Summit Addresses Opioid Crisis in Utah

May 16, 2018 | Labs Blog

By Angela Turnbow for

The Center for Law and the Biomedical Sciences, the Honors College, and the Program in Medical Ethics and Humanities at the University of Utah hosted a “Conversational Summit” on the Opioid Crisis in Utah, Monday, April 23, 2018. The event, organized by professors Leslie Francis, Margaret Battin and Teneille Brown, was remarkably successful in bringing together many different stakeholders. The purpose of the summit was threefold: 1) to develop coalitions between health care providers, public health agencies and the criminal justice community; 2) to identify barriers to effective treatment of pain, addiction, and their aftermaths and 3) to begin to explore strategies that address these barriers.

The event began with a provocative and energizing keynote by Dr. Mark Tyndall, director of the British Columbia Centre for Disease Control and professor at the School of Population and Public Health at the University of British Columbia. His presentation, titled “The Critical Role of Harm Reduction in the Opioid Overdose Crisis,” explored strategies for reducing health risks and preventing overdose fatalities—which in the US now claim more lives than suicide, homicide, and automobile accidents combined.  Some of these strategies are controversial in the US, from needle exchanges to safe injection sites to measures for assuring that drugs like heroin are not adulterated with the far more dangerous drugs fentanyl and carfentanil.  Dr. Tyndall also discussed background theoretical issues, for instance, whether addiction should be addressed as a potentially criminal activity, as an illness, or as an ongoing practice which, if controlled, need not always be completely eliminated.  He described the development of overdose prevention centres in British Columbia and elsewhere.  He also responded to questions, for instance, about self-medication for pain and whether situations that encourage or enforce abstinence (e.g. prisons, drug courts, and private drug treatment programs) actually increase the risk of overdose fatalities, since the no-longer-drug-tolerant person who relapses and returns to their previous use is at much greater risk of death.  In all of the discussions, the question for Dr. Tyndall is how to save lives with the least social disruption and the most effective strategies.  Dr. Tyndall recently gave a TEDMED talk on his research, which can be found here:

The afternoon was then divided into three different sessions to address the specific issues faced with the opioid crisis. Panelists each gave five-minute “microburst” presentations on their role in combatting the crisis in Utah and the practical and legal barriers that make it harder for them to do their jobs. These panelists included emergency, cancer, addiction and pain physicians, pediatricians, nurses, addiction recovery therapists, child welfare advocates, pharmacists, defense attorneys, prosecutors, drug court representatives, poison control experts, data specialists, public health officials, harm reduction advocates, and many others.  The general aim of these very brief presentations was to allow as many participants as possible let the widest range of others working on the opioid crisis know what, in these speakers’ judgment, is most likely to be misunderstood or overlooked, and most important for them to know.
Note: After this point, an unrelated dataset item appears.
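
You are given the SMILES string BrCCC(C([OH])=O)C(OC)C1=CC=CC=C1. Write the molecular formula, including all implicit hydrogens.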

The first session, moderated by Peggy Battin, was titled “Starting on the Path Toward Opioid Use.” It discussed the different points of entry for individuals who become addicted to substances and the ways physicians can ethically treat pain. Session Two, “Identifying Warning Signs of Trouble, Addressing Trouble, and Mitigating Harm,” was moderated by Leslie Francis. Panelists discussed how to identify addiction, the role of public health, and the resources available for those needing treatment. Teneille Brown moderated the final session, “Dealing with the Aftermath: Remedies, Punishment, and Treatment in Policy and Law,” to consider questions on how to respond to addiction to opioids, such as the role of drug courts, access to substance abuse services in the criminal justice system, problems with re-entry, and elected leaders’ involvement in addressing the opioid crisis.

Overall, the summit was a promising, indeed extraordinary first step toward establishing a critical dialogue and forging new relationships between individuals and organizations, and opened up possibilities for collaboration. It certainly gave everyone in attendance something new to think about. Because of the complexity of the opioid crisis and the many groups involved in working to reduce it, smaller groups will be meeting to address specific legal, policy, and education action items. This is just the beginning of what we hope will yield many productive collaborations.  Please let us know if you are interested in participating.

Further to this goal, we also look forward to the Utah Law Review annual symposium, this year titled “The Opioid Crisis: Paths Forward to Mitigate Regulatory Failure,” which will further this discussion from the legal point of view.

Many thanks to the organizers, staff, and cosponsors for planning the event, and to the many dedicated individuals who made it such a success.


Angela Turnbow is an Academic Coordinator at the S.J. Quinney College of Law. She provides support for the Utah Law Review, the Center for Law and Biomedical Sciences, and the Environmental Dispute Resolution Program.